Она и в самом деле не испытывала никакого страха от бешеной езды.
— Придется заскочить ко мне в гостиницу, Юля. Только не возражай!
Она и не думала возражать. Он зарулил за угол и нырнул под арку. «Мазду» оставил у гаражей-ракушек.
Они шли какими-то переходами, заставленными коробками. Попали в жарочный цех, где стоял одуряющий чад, и что-то гудело. Пройдя еще два коридора и поднявшись по черным ступенькам, оказались в ресторанном зале. Глянуть со стороны: влюбленная парочка. Таким макаром они прошествовали в гостиничный вестибюль. Поднялись на лифте на четвертый этаж. Прошли по коридору, устланному бордовой дорожкой, и остановились у двери с цифрой «411». Георгий достал из бокового кармана своей спортивной безрукавки ключи и отпер дверь.
Его номер не походил на хоромы, как она ожидала. Полуторная кровать, тумбочка с телефоном, стол, стул, кресло и холодильник «Саратов». Два больших окна выходили на центральную улицу.
Юлька глянула в одно из них. Перед ней, как на ладони, оказалось здание УВД. Георгий подошел к ней, встал за спиной. Она подумала, что сейчас он обнимет ее. И глубоко ошиблась. Он показал на кресло: устраивайся, мол.
— Теперь, Юля, — строго произнес он, — рассказывай все по порядку.
— О чем рассказывать? — сделала она удивленное лицо.
— Чем насолила милиции? Что хочешь у них высмотреть?
— Не понимаю.
— Понимаешь.
Она молчала. И всем видом изображала недоумение. Он покачал головой и вдруг потрогал ладонью ее бантики, которые она намеревалась выбросить завтра.

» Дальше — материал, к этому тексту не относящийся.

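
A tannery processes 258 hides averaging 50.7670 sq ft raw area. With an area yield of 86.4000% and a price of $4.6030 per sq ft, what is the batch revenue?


Raw_total = N * avg_area = 258 * 50.7670 = 13097.8860 sq ft
Finished = Raw_total * yield / 100 = 13097.8860 * 86.4000 / 100 = 11316.5735 sq ft
Value = Finished * price = 11316.5735 * 4.6030 = 52090.1878 $


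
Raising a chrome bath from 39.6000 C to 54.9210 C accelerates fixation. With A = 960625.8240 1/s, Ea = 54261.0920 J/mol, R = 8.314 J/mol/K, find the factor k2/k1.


T1 = 39.6000 + 273.15 = 312.7500 K; T2 = 54.9210 + 273.15 = 328.0710 K
k1 = A * exp(-Ea/(R*T1)) = 960625.8240 * exp(-54261.0920/(8.314*312.7500)) = 8.3117e-04 1/s
k2 = A * exp(-Ea/(R*T2)) = 960625.8240 * exp(-54261.0920/(8.314*328.0710)) = 0.00220256 1/s
k2/k1 = 0.00220256 / 8.3117e-04 = 2.6500


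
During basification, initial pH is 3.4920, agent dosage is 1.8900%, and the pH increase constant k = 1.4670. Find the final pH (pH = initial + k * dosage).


Formula: pH_final = pH_initial + k * base_pct
Substituting: pH_final = 3.4920 + 1.4670 * 1.8900
Result: 6.2646


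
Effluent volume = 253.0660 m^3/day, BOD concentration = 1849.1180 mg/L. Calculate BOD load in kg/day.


Formula: BOD_load = volume * conc / 1000
Substituting: BOD_load = 253.0660 * 1849.1180 / 1000
Result: 467.9489 kg/day


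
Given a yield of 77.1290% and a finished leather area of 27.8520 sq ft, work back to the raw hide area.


Formula: raw = finished * 100 / yield
Substituting: raw = 27.8520 * 100 / 77.1290
Result: 36.1109 sq ft


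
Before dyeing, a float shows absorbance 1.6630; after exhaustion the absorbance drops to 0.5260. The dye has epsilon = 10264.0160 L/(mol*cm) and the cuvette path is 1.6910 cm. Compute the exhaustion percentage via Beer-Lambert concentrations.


c_initial = A_i / (epsilon * l) = 1.6630 / (10264.0160 * 1.6910) = 9.5815e-05 mol/L
c_final = A_f / (epsilon * l) = 0.5260 / (10264.0160 * 1.6910) = 3.0306e-05 mol/L
Exhaustion = (c_initial - c_final) / c_initial * 100 = (9.5815e-05 - 3.0306e-05) / 9.5815e-05 * 100 = 68.3704 %


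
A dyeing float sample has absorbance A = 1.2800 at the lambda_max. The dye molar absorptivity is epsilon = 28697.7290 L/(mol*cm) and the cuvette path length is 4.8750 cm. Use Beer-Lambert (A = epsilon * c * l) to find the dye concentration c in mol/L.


Formula: c = A / (epsilon * l)
Substituting: c = 1.2800 / (28697.7290 * 4.8750)
Result: 9.1493e-06 mol/L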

— Тоже мне — сыщик! — проговорил он. — Давай, Юленька, как на духу: обладателем какой информации ты стала?
И она не выдержала:
— Они затаскивают девчонок в один дом и насилуют их.
— В какой дом?
— В парке, на берегу. Возле спасательной станции.
— Кто конкретно насилует?
— Полковник Мирзоев. Морда у него нерусская. Вместо убитого Лебедева сейчас, — и добавила со злостью: — Он и заказал генерала.
— Почему ты так решила?
— Папа сказал, что генерал был против назначения Мирзоева и вроде бы собирался его выгнать.
— Догадливый у тебя папа. Лебедева я хорошо знал. Его некоторые пытались купить в Чечне и сильно пожалели об этом. Каким образом ты узнала об изнасилованных девчонках?
— Видела случайно, когда забрела поздним вечером на пляж.
— С кем забрела?
— Ты что — следователь, чтобы выспрашивать меня?
— Не дури! Хочу уберечь тебя от глупых поступков. С кем ты была на пляже?
— С одноклассником. Он убежал. А я в кустах спряталась.
— Он видел то же, что и ты?
— Видел. Но не скажет, потому что трус… Три амбала схватили девчонку. Она отбивалась, но они все равно занесли ее в дом.
— Девчонку ту знаешь?
— Да. Но её уже нет в городе. Переехали. Куда — не знаю.
— Ты засветилась перед полковником?
— Понятия не имею.
Георгий глянул на нее с недоверием и даже с сожалением.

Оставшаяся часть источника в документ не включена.